Inside the 11 vessels were at least 25 bodies, according to Japanese broadcaster NHK. Two bodies were headless, and one boat contained six skulls, Singapore's Straits Times newspaper reported, citing the Japanese Coast Guard. The poor condition of the remains suggested that the boats had been adrift for some time, the paper said.
One of the boats had a tattered banner that looked like it could have been part of a North Korean flag. The boat also had a board with Hangul words that said "Korean People's Army," which is the name of the armed forces in North Korea.
A maritime expert said the ships looked like those used by defectors from North Korea.
"They are made of wood and are old and heavy," Yoshihiko Yamada told NHK. "They can't travel very fast and the engines are not powerful enough to turn the ships against the currents."

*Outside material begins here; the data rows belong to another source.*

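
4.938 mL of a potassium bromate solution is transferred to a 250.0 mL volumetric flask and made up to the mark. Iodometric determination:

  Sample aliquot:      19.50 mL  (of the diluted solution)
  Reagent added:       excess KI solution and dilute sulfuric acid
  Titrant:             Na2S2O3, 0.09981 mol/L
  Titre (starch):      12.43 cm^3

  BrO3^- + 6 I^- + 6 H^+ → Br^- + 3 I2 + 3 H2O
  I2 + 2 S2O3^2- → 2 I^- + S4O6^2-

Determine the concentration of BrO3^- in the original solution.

n(S2O3^2-) = 0.01243 × 0.09981 = 1.241 × 10^-3 mol
n(I2) = n(S2O3^2-)/2 = 6.203 × 10^-4 mol
From the 1:3 ratio, n(BrO3^-) in the aliquot = 1/3 × 6.203 × 10^-4 = 2.068 × 10^-4 mol
[BrO3^-]_dilute = 2.068 × 10^-4 / 0.01950 = 0.01060 mol/L
[BrO3^-]_original = 0.01060 × 250.0/4.938 = 0.5368 mol/L

0.5368 mol/L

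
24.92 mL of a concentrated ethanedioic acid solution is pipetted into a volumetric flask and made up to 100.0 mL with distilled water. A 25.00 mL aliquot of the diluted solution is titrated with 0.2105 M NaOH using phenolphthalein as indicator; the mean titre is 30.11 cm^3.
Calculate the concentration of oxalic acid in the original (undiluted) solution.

0.5087 M

H2C2O4 + 2 NaOH → Na2C2O4 + 2 H2O
n(NaOH) = 0.03011 × 0.2105 = 6.338 × 10^-3 mol
From the 1:2 ratio, n(H2C2O4) in the aliquot = 1/2 × 6.338 × 10^-3 = 3.169 × 10^-3 mol
[H2C2O4]_dilute = 3.169 × 10^-3 / 0.02500 = 0.1268 mol/L
Dilution factor = 100.0 / 24.92 = 4.013
[H2C2O4]_stock = 0.1268 × 4.013 = 0.5087 mol/L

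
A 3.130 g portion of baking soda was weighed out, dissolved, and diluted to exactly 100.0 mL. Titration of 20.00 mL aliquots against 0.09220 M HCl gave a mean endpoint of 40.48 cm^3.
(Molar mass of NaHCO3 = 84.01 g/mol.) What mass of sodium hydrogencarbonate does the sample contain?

1.568 g

NaHCO3 + HCl → NaCl + H2O + CO2
n(HCl) per titration = 0.04048 × 0.09220 = 3.732 × 10^-3 mol
n(NaHCO3) in each aliquot = 3.732 × 10^-3 mol (1:1 ratio)
n(NaHCO3) in the whole flask = 3.732 × 10^-3 × 100.0/20.00 = 0.01866 mol
mass of NaHCO3 = 0.01866 × 84.01 = 1.568 g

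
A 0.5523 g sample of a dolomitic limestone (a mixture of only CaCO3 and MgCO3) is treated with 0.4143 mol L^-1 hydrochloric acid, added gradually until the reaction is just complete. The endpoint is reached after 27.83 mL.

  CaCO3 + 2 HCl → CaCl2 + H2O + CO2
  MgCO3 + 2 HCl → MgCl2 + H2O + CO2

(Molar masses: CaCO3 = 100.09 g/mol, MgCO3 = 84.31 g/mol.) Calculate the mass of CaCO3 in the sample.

n(HCl) = 0.02783 × 0.4143 = 0.01153 mol
Let x = n(CaCO3), y = n(MgCO3).
Titrant: 2x + 2y = 0.01153;  mass: 100.09x + 84.31y = 0.5523
Solving, x = 4.199 × 10^-3 mol, y = 1.566 × 10^-3 mol
mass of CaCO3 = 4.199 × 10^-3 × 100.09 = 0.4202 g

0.4202 g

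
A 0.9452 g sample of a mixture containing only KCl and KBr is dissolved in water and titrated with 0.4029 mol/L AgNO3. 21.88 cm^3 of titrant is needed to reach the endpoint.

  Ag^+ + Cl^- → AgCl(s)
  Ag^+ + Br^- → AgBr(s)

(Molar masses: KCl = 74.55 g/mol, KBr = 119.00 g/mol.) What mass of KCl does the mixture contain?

n(AgNO3) = 0.02188 × 0.4029 = 8.815 × 10^-3 mol
Let x = n(KCl), y = n(KBr).
Titrant: 1x + 1y = 8.815 × 10^-3;  mass: 74.55x + 119.00y = 0.9452
Solving, x = 2.336 × 10^-3 mol, y = 6.479 × 10^-3 mol
mass of KCl = 2.336 × 10^-3 × 74.55 = 0.1742 g

0.1742 g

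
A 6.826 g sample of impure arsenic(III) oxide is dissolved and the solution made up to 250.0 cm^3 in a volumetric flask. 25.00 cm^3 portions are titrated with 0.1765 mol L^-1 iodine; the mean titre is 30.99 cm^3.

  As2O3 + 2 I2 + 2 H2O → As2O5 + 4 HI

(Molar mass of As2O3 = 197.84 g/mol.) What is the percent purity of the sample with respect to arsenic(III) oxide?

79.27 %

n(I2) per titration = 0.03099 × 0.1765 = 5.470 × 10^-3 mol
From the 1:2 ratio, n(As2O3) in each aliquot = 1/2 × 5.470 × 10^-3 = 2.735 × 10^-3 mol
n(As2O3) in the whole flask = 2.735 × 10^-3 × 250.0/25.00 = 0.02735 mol
mass of As2O3 = 0.02735 × 197.84 = 5.411 g
% As2O3 = 5.411 / 6.826 × 100 = 79.27 %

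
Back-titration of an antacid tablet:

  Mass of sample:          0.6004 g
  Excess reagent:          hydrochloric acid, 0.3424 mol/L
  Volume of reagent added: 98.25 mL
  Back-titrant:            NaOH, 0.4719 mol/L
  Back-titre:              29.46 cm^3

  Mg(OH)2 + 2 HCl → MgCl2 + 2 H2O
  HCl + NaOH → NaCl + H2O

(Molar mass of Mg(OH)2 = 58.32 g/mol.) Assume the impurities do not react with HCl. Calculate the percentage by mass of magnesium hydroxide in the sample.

n(HCl) added = 0.09825 × 0.3424 = 0.03364 mol
n(NaOH) used in back-titration = 0.02946 × 0.4719 = 0.01390 mol
n(HCl) left over = 0.01390 mol (1:1 ratio)
n(HCl) consumed by analyte = 0.03364 − 0.01390 = 0.01974 mol
From the 1:2 ratio, n(Mg(OH)2) = 1/2 × 0.01974 = 9.869 × 10^-3 mol
mass of Mg(OH)2 = 9.869 × 10^-3 × 58.32 = 0.5756 g
% Mg(OH)2 = 0.5756 / 0.6004 × 100 = 95.87 %

95.87 %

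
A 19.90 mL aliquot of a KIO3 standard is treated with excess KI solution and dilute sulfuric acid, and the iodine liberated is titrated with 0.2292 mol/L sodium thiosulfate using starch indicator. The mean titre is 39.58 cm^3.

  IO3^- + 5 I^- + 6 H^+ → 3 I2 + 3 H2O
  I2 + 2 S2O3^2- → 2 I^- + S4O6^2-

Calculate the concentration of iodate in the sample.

0.07598 mol/L

n(S2O3^2-) = 0.03958 × 0.2292 = 9.072 × 10^-3 mol
n(I2) = n(S2O3^2-)/2 = 4.536 × 10^-3 mol
From the 1:3 ratio, n(IO3^-) in the aliquot = 1/3 × 4.536 × 10^-3 = 1.512 × 10^-3 mol
[IO3^-] = 1.512 × 10^-3 / 0.01990 = 0.07598 mol/L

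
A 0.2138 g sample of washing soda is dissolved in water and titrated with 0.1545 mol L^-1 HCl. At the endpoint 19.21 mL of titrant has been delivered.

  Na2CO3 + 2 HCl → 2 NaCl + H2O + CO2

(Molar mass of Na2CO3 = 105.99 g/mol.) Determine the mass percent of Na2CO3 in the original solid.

73.57 %

n(HCl) = 0.01921 L × 0.1545 mol/L = 2.968 × 10^-3 mol
From the 1:2 ratio, n(Na2CO3) = 1/2 × 2.968 × 10^-3 = 1.484 × 10^-3 mol
mass of Na2CO3 = 1.484 × 10^-3 × 105.99 g/mol = 0.1573 g
% Na2CO3 = 0.1573 / 0.2138 × 100 = 73.57 %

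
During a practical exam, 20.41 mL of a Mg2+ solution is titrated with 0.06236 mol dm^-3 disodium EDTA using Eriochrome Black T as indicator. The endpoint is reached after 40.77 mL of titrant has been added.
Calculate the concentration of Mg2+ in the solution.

Mg^2+ + EDTA^4- → [Mg(EDTA)]^2-
n(EDTA) = 0.04077 L × 0.06236 mol/L = 2.542 × 10^-3 mol
n(Mg2+) = 2.542 × 10^-3 mol (1:1 mole ratio)
[Mg2+] = 2.542 × 10^-3 mol / 0.02041 L = 0.1246 mol/L

0.1246 mol/L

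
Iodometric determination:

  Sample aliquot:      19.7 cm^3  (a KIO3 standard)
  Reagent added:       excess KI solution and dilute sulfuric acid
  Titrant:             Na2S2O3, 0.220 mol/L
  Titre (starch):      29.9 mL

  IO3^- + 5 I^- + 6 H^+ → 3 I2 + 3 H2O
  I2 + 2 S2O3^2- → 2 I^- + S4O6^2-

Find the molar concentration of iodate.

n(S2O3^2-) = 0.0299 × 0.220 = 6.58 × 10^-3 mol
n(I2) = n(S2O3^2-)/2 = 3.29 × 10^-3 mol
From the 1:3 ratio, n(IO3^-) in the aliquot = 1/3 × 3.29 × 10^-3 = 1.10 × 10^-3 mol
[IO3^-] = 1.10 × 10^-3 / 0.0197 = 0.0557 mol/L

0.0557 mol/L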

At least some of the ships also contained fishing equipment. One ship examined by NHK had fish hooks, netting and lights for attracting squid, leading some to think that the ghost ships may have been fishing vessels that ran into trouble.
But most experts seem to believe the people on the ships were trying to defect.
"I would say that defectors would be the most likely explanation, and the fact that there have been so many cases in such a short space of time is worrying because it suggests there is serious instability just below the surface in North Korea," Jun Okumura, a visiting scholar at the Meiji Institute for Global Affairs, told the Telegraph.